Mark Walker, Associate Vice President of global provider of market intelligence IDC said that while it is important to help manufactures shift their business to digital realm, other sectors such as education, health, transport, government services, agriculture and retail should not be left out.
“New technology paradigms are the key drivers of digital transformation. From an African perspective manufactures should embrace next-gen security, cloud computing, Big Data analytics, virtual and augmented reality, 3D printing, Artificial Intelligence and robotics and Internet of Things because they are the key Industry 4.0 enablers,” he advised.

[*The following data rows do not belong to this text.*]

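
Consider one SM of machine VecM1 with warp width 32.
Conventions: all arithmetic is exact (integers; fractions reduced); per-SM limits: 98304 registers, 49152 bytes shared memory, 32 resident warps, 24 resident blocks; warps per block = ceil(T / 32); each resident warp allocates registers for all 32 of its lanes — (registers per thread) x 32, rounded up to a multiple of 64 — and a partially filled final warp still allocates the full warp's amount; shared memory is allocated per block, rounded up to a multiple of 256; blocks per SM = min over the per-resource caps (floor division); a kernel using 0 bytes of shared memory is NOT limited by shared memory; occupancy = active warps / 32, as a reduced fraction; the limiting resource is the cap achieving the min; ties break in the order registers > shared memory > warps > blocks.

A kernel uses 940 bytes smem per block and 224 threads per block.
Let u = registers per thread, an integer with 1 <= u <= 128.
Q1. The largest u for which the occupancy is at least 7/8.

Answer: u = 108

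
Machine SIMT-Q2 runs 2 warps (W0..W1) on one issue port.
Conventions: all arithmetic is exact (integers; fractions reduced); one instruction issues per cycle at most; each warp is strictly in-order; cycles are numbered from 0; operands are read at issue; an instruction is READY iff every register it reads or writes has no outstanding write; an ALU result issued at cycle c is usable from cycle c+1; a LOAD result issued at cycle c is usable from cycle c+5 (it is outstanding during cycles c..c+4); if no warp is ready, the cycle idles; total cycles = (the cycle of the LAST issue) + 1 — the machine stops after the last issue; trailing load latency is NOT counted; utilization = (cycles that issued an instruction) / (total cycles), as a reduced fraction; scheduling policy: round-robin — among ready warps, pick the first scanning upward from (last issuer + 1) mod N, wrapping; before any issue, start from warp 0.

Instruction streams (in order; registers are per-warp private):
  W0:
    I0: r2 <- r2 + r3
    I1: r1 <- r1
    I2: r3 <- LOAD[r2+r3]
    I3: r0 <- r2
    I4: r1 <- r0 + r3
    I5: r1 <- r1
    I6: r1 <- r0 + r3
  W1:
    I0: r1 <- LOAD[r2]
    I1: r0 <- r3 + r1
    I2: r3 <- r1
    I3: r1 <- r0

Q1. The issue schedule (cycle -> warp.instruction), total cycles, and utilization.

cycle 0: W0.I0
cycle 1: W1.I0
cycle 2: W0.I1
cycle 3: W0.I2
cycle 4: W0.I3
cycle 5: idle
cycle 6: W1.I1
cycle 7: W1.I2
cycle 8: W0.I4
cycle 9: W1.I3
cycle 10: W0.I5
cycle 11: W0.I6

Answer: 12 cycles, utilization 11/12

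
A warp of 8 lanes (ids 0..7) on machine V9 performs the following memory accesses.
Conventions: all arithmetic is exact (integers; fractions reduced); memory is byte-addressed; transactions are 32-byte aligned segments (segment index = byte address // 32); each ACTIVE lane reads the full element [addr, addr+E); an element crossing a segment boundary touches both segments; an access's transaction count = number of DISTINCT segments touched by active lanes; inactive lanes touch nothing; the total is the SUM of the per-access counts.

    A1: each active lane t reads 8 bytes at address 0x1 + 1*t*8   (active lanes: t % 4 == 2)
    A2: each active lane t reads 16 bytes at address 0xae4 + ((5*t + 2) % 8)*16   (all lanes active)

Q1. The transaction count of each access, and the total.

A1: 2 transactions
A2: 5 transactions

Answer: 2,5; total 7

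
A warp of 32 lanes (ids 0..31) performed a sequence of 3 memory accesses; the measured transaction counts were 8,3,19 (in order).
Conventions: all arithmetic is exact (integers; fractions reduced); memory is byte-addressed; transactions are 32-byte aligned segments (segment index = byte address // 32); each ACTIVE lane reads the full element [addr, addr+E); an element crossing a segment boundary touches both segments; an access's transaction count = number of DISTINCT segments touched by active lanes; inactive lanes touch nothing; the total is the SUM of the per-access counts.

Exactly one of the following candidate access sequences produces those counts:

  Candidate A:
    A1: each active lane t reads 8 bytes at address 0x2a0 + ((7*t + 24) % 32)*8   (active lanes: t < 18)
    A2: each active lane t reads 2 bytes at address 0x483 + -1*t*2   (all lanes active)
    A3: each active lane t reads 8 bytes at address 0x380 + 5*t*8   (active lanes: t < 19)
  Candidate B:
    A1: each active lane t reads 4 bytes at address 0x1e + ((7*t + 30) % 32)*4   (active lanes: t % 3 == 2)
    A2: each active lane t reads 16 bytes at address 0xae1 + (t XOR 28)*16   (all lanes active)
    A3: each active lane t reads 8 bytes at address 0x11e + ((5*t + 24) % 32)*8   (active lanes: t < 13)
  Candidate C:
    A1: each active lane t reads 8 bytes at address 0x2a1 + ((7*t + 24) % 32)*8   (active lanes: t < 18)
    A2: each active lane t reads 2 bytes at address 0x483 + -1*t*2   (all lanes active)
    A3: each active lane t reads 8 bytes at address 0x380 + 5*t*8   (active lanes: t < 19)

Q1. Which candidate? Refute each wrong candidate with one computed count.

B: A1 gives 5 transactions, not 8
C: A1 gives 9 transactions, not 8
A: all counts match (8,3,19)

Answer: A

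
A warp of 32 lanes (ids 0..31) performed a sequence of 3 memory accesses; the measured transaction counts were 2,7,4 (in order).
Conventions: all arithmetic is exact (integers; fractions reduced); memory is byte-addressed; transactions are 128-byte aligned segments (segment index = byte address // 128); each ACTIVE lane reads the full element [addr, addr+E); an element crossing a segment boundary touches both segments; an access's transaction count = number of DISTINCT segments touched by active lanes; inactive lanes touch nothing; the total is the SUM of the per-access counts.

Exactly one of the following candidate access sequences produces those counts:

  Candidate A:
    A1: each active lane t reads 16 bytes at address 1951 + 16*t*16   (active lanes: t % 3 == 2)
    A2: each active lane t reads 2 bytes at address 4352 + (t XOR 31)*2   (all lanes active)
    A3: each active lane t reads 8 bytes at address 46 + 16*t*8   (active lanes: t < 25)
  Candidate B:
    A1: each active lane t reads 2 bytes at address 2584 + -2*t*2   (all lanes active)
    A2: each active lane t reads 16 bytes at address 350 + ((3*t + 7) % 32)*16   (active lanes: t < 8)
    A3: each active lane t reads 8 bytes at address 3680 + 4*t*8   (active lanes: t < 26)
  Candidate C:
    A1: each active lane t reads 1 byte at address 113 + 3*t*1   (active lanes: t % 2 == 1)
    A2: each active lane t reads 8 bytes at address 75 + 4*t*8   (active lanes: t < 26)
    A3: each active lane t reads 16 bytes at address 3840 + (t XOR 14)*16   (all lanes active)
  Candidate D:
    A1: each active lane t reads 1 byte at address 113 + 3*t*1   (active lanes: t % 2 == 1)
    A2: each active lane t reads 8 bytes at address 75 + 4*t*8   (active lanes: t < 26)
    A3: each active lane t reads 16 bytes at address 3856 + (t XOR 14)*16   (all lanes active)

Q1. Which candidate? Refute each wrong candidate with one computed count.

A: A1 gives 10 transactions, not 2
B: A2 gives 4 transactions, not 7
D: A3 gives 5 transactions, not 4
C: all counts match (2,7,4)

Answer: C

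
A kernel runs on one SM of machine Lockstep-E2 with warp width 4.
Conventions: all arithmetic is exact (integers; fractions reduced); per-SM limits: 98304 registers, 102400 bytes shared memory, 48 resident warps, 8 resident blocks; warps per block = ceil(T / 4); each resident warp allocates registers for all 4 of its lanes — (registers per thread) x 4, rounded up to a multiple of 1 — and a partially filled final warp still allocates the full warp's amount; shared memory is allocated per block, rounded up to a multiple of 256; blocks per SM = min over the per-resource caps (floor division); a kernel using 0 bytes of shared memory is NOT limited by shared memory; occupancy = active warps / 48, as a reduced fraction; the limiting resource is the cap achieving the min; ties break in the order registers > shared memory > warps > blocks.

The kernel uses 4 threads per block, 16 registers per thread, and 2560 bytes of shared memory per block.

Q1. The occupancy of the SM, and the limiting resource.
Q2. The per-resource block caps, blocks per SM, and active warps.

Answer: occupancy 1/6, limited by blocks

registers: 1536 blocks
shared memory: 40 blocks
warps: 48 blocks
blocks: 8 blocks

Answer: 8 blocks, 8 active warps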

While businesses can gain massive value opportunities in these areas, companies undertaking these efforts quickly learn that the adopting technology in digital transformation is often the impactful element of change.
Development gains from digital transformation, however, are not automatic and may result in new divides and widen industry inequalities.
Syspro noted that ICT adoption has been identified as a key factor that can increase competitiveness for Kenyan businesses thus making products more affordable for consumers, but for this to happen, human capital with the right knowledge and skills to implement technology strategies, financial resources to maintain these technologies must be achieved first.
“Companies need skilled technical expertise within the company and in the external ecosystem where these technologies are purchased in order to have tailor-made, affordable solutions with local support.”
While manufacturing in Kenya, for exmaple, currently contributes 9.6 percent of the Gross Domestic Product, the goal to achieve capacity to contribute 20 percent of the GDP by 2022, will heavily require the ecosystem to adopt emerging technologies on massive scale.
Government incentives will be key to creating a health private sector that believes in the automation of manufacturing processes, while training existing employees to ensure they are not eliminated by the new innovations.
Moreover, Africa’s digital transformation journey will best be shaped by a change of mindsets among most C-suite leaders who still believe in traditional experience at the expense of new knowledge which is already seeing most manual operations being transformed through AI, robotics and 3D printing around the world.